I apologize now for any utter confused/shocked/whatever reaction that just caused.
I woke up this morning, after a particularly rough night of sleep with one thing on my mind.
I get myself into some pretty tough situations emotionally.
After laying in bed thinking about it and why, I came up with an interesting statement that is actually one of the truest things I've thought in my half awake state.
When it comes to friends, I allow a lot of things that I would never allow outside of friendship.
Mostly talking about poking fun and what not. The conversation also came up on a recent trip to Austin where I was asked, "You'd say something if it really bothered you, right?" This was in response to some really silly jokes and what not.
So, would I say something?
I've been cursed with this undying need to be "too nice" to people. As a result, I don't really do well with the honestly telling people if I'm not enjoying a situation, especially if it looks like they are.
Number not-even-gonna-try-the-number-would-be-too-large of my major character flaws. It's not a new thing, so it's something that I've grown with. As a result, I've put up with a lot of jokes and what not because it was better to have friends that made fun of me playfully than not have friends at all.
When my friend asked if I'd say something if I was bothered, my initial response in my head was, "Probably not." Followed by, "Would I even know if it really bothered me?"
I've played this game so long I think I've become a little numb to the feeling.
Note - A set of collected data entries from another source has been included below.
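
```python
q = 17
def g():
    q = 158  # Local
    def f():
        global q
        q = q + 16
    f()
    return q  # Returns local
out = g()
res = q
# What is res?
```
33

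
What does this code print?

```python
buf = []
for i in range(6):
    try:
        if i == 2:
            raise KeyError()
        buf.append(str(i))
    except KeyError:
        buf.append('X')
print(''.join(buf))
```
01X345

Exception on i=2 caught, loop continues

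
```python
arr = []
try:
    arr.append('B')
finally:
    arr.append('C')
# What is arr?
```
['B', 'C']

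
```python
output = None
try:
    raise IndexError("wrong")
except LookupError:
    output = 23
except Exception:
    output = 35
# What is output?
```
23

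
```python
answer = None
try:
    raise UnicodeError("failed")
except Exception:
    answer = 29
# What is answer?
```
29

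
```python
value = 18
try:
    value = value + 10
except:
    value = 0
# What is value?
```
28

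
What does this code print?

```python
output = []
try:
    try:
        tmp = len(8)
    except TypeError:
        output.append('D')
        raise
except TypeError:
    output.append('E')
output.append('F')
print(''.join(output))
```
DEF

raise without argument re-raises current exception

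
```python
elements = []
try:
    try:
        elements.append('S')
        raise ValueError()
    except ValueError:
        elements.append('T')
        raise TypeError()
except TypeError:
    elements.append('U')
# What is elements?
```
['S', 'T', 'U']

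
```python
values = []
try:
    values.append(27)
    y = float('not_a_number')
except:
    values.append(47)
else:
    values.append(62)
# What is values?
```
[27, 47]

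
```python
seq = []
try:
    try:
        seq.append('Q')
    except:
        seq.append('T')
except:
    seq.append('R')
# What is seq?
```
['Q']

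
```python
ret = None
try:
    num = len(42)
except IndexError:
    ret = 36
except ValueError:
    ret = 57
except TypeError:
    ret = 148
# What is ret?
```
148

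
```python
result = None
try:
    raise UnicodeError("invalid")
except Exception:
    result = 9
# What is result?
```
9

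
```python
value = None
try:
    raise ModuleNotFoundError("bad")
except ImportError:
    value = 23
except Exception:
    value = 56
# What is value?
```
23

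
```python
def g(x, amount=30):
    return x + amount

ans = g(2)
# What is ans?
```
32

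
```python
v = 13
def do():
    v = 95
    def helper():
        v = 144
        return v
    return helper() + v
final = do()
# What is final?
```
239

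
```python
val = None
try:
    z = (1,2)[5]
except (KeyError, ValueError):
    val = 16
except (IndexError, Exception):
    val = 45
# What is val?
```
45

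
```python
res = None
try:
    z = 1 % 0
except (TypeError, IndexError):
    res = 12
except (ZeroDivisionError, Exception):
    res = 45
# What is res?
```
45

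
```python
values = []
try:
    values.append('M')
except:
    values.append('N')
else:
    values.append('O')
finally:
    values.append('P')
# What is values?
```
['M', 'O', 'P']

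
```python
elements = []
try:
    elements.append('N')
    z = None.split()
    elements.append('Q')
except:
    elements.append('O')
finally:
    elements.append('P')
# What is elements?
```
['N', 'O', 'P']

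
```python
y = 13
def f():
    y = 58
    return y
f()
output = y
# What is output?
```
13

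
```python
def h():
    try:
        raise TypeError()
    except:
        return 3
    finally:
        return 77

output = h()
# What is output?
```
77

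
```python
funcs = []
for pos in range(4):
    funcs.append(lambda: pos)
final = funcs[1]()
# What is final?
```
3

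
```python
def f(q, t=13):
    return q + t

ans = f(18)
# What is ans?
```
31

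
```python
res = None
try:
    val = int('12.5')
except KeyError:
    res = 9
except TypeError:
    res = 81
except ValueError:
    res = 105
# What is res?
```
105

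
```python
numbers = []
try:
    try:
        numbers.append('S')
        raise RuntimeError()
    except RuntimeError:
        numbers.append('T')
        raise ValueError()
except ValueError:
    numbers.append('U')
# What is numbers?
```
['S', 'T', 'U']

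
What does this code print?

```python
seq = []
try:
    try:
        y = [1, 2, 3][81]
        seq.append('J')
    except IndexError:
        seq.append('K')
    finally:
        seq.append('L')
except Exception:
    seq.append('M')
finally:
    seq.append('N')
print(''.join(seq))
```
KLN

Both finally blocks run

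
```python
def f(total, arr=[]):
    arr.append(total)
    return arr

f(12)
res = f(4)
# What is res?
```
[12, 4]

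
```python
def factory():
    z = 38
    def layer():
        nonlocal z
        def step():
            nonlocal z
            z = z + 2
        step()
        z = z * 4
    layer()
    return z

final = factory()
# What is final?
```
160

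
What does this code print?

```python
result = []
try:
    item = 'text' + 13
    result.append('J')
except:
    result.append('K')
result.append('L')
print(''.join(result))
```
KL

Exception raised in try, caught by bare except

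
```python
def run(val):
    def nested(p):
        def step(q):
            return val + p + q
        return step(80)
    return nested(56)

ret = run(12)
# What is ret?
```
148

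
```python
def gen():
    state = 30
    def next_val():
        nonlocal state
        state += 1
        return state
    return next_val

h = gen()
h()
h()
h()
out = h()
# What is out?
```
34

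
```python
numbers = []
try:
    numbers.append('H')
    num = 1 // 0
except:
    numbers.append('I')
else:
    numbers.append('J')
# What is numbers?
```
['H', 'I']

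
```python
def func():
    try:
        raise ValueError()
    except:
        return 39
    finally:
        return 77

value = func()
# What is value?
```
77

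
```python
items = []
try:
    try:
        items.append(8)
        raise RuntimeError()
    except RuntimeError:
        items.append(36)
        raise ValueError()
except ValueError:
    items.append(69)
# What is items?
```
[8, 36, 69]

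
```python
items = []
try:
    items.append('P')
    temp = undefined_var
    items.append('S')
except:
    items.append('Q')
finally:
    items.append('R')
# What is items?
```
['P', 'Q', 'R']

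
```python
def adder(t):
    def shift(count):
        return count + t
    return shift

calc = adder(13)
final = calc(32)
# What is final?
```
45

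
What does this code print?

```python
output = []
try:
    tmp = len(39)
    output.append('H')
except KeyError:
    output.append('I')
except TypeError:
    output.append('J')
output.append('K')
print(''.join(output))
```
JK

TypeError is caught by its specific handler, not KeyError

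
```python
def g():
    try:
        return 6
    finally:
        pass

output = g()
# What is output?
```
6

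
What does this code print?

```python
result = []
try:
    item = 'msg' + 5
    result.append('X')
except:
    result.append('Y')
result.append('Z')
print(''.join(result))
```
YZ

Exception raised in try, caught by bare except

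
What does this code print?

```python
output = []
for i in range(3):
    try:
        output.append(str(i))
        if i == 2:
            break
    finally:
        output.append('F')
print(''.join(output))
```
0F1F2F

finally runs even when breaking out of loop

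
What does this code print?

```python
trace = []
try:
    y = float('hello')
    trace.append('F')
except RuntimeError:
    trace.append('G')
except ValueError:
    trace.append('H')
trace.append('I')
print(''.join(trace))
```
HI

ValueError is caught by its specific handler, not RuntimeError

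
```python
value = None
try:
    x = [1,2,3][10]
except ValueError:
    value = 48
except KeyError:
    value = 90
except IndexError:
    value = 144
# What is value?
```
144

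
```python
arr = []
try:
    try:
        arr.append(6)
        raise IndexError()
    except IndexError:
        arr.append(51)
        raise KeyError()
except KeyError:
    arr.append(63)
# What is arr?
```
[6, 51, 63]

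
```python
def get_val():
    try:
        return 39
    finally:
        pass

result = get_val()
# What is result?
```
39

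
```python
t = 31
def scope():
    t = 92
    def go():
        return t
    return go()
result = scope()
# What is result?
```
92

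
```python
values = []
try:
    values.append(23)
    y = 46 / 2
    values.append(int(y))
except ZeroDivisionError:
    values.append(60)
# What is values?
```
[23, 23]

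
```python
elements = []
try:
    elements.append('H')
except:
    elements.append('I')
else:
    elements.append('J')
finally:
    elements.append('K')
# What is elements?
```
['H', 'J', 'K']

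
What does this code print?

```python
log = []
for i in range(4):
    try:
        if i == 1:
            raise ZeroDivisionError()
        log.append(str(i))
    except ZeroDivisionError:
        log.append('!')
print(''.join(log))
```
0!23

Exception on i=1 caught, loop continues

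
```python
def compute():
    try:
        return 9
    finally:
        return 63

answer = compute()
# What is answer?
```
63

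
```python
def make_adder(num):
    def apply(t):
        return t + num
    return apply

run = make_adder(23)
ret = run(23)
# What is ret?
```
46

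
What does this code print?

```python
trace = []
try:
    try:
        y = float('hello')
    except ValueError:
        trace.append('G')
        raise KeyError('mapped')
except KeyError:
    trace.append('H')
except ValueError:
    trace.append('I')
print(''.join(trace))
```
GH

New KeyError raised, caught by outer KeyError handler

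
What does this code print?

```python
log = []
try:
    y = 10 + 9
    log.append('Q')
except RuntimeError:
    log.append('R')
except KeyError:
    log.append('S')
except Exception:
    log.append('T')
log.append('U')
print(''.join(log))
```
QU

No exception, try block completes normally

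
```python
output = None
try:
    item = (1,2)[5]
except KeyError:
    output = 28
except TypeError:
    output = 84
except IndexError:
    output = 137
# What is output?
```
137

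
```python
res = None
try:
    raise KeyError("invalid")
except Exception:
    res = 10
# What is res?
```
10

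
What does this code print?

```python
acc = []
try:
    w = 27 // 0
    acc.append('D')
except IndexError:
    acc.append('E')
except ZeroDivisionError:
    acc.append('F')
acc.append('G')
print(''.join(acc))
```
FG

ZeroDivisionError is caught by its specific handler, not IndexError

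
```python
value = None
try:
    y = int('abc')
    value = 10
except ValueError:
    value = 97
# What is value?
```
97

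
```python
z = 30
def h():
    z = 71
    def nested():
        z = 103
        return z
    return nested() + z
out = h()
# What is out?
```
174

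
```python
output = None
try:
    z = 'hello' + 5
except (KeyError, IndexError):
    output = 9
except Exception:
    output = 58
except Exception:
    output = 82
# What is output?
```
58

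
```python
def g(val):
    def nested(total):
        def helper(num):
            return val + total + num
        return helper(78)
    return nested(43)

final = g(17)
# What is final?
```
138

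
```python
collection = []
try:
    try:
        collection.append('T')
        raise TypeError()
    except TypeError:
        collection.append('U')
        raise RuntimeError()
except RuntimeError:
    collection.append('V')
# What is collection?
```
['T', 'U', 'V']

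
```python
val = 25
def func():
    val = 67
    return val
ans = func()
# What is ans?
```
67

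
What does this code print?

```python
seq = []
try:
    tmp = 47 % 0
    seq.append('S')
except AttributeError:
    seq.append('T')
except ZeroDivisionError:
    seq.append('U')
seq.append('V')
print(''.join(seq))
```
UV

ZeroDivisionError is caught by its specific handler, not AttributeError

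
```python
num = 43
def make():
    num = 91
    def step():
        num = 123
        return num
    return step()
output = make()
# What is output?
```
123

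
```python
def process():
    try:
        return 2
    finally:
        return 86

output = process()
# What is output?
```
86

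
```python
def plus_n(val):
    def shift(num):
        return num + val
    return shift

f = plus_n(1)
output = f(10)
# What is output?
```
11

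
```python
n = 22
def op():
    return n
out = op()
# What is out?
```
22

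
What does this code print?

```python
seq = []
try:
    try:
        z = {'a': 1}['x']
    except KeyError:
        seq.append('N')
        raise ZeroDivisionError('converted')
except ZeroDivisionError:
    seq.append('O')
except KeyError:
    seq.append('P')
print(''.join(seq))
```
NO

New ZeroDivisionError raised, caught by outer ZeroDivisionError handler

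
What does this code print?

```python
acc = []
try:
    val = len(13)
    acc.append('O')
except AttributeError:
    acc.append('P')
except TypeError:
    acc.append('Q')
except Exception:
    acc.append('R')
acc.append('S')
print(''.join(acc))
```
QS

TypeError matches before generic Exception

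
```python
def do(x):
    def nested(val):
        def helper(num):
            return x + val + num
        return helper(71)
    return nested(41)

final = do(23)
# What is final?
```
135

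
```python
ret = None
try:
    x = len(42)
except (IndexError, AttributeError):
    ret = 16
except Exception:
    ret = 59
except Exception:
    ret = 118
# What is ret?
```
59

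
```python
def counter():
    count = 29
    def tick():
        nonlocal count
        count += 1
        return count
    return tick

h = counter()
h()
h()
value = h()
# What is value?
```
32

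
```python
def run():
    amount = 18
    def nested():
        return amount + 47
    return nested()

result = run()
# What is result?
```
65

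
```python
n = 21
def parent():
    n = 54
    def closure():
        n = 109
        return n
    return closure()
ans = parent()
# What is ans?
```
109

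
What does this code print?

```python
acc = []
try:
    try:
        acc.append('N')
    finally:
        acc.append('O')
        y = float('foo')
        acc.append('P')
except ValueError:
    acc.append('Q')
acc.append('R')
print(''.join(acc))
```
NOQR

Exception in inner finally caught by outer except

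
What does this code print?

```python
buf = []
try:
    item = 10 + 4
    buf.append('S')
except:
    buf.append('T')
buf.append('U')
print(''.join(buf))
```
SU

No exception, try block completes normally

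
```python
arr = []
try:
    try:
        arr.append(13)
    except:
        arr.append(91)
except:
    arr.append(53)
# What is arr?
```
[13]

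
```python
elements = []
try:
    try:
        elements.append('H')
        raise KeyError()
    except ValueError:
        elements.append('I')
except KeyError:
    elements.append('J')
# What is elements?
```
['H', 'J']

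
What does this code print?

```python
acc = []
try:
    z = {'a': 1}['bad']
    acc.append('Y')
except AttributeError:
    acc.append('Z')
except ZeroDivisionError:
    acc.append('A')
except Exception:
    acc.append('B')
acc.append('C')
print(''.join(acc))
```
BC

KeyError not specifically caught, falls to Exception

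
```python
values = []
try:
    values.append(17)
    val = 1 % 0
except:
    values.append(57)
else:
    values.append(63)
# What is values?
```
[17, 57]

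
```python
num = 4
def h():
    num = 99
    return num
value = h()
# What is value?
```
99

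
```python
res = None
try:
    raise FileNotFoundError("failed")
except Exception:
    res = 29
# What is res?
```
29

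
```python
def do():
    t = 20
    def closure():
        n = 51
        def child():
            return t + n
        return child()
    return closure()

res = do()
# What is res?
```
71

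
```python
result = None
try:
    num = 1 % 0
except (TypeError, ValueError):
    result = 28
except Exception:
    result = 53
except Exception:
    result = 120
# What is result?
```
53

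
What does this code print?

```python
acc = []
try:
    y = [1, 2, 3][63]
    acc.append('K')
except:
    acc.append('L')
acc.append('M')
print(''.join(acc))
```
LM

Exception raised in try, caught by bare except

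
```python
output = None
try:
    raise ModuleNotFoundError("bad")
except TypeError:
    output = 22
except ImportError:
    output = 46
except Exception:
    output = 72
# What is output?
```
46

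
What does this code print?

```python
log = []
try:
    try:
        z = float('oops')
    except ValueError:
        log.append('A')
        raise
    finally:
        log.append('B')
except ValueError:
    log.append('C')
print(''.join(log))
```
ABC

finally runs before re-raised exception propagates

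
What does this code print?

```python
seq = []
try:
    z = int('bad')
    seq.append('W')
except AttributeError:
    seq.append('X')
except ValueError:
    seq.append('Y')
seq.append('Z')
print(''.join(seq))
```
YZ

ValueError is caught by its specific handler, not AttributeError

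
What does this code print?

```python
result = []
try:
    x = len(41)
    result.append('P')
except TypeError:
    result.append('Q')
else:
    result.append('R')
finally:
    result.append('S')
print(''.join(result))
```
QS

Exception: except runs, else skipped, finally runs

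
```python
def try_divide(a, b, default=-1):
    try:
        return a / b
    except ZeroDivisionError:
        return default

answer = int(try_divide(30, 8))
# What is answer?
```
3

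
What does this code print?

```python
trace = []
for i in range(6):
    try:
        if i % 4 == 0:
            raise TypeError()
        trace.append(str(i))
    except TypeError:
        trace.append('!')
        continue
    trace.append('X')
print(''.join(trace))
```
!1X2X3X!5X

continue in except skips rest of loop body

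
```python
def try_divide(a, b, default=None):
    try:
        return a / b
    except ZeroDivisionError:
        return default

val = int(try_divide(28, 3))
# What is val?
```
9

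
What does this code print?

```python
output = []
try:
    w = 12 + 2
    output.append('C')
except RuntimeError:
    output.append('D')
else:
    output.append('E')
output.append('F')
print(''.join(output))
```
CEF

else block runs when no exception occurs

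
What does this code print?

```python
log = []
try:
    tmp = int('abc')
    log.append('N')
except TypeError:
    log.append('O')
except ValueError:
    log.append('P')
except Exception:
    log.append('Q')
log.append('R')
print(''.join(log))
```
PR

ValueError matches before generic Exception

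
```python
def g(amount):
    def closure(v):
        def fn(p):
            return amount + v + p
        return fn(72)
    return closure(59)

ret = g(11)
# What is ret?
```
142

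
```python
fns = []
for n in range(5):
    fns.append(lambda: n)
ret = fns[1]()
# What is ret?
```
4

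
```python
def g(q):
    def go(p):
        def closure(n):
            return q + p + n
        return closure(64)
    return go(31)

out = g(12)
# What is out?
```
107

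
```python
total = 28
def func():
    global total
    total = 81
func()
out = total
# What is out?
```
81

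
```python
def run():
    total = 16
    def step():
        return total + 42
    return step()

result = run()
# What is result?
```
58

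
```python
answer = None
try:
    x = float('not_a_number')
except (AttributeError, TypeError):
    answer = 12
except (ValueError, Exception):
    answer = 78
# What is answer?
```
78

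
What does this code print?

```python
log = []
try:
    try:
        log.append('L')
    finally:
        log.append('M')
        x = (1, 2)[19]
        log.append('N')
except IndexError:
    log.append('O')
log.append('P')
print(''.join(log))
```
LMOP

Exception in inner finally caught by outer except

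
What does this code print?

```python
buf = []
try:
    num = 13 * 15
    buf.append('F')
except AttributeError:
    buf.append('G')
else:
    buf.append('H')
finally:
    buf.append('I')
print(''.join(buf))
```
FHI

else runs before finally when no exception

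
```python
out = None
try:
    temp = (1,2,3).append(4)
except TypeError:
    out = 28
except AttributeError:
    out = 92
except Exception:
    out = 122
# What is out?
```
92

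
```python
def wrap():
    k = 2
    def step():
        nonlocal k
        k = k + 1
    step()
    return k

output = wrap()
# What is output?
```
3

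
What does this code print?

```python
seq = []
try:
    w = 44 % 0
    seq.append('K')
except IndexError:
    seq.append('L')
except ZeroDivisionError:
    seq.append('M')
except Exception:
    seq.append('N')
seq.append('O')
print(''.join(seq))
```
MO

ZeroDivisionError matches before generic Exception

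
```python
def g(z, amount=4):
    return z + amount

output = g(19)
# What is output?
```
23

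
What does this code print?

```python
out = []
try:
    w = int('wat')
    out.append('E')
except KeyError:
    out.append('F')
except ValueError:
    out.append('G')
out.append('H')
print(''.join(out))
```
GH

ValueError is caught by its specific handler, not KeyError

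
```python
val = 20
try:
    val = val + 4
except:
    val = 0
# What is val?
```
24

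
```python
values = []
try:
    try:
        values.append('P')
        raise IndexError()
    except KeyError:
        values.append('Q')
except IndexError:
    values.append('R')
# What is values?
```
['P', 'R']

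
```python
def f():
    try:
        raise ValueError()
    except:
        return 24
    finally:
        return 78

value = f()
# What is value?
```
78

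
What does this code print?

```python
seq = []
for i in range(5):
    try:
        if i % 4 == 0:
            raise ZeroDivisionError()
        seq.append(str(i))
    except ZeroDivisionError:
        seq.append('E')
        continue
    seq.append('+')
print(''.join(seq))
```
E1+2+3+E

continue in except skips rest of loop body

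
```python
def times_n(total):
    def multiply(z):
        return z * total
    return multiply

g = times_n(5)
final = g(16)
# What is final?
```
80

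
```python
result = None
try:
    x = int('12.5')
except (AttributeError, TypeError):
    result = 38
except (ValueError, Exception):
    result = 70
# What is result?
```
70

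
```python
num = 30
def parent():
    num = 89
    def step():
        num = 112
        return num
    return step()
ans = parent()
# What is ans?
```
112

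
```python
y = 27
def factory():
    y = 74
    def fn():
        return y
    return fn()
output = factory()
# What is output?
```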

It's become second nature for friendships to poke fun at one another.
Clarification, I value every single one of my friendships as this isn't an issue on their part, but more so on mine. It's not you it's me.
They don't actually force me to be ok with any of this, and they don't force me in the awkward/tough situations I put myself in in the name of friendship.
So, this post isn't focused on anyone or anything that needs to be changed. This post is more a mental note for myself. Maybe a note for someone else in a similar situation.
Friendship is one of the greatest things to ever happen. However, if at any point you are actively belittling yourself to maintain said friendship you need to step back and reevaluate it. A true friendship, while maybe not perfect, will build you up.
I've grown a life motto to accept the bad with the good. No use dwelling on the negative things because, to quote Doctor Who, "The good things don't always soften the bad things, but vice versa the bad things don't always spoil the good things and make them unimportant."
I roll with the punches. Every bad thing has been just that, bad. I've learned from them though, and I'm a better person today because of it. And I don't eclipse the bad things when good things happen, but I don't let the bad things eclipse the good.
Moral Of The Story:
Life has thorns. Friendships might have thorns. The key is finding the roses that are more rose than thorn. Everyone has different thresholds, but if you leave a social setting with friends feeling worse then when you entered it you should check if that's an anomaly or a regular occurrence and then, as only you can, weigh the worth of that in your life.
Make good choices, respect yourself, and never feel bad about asking for help. Love you all dearly.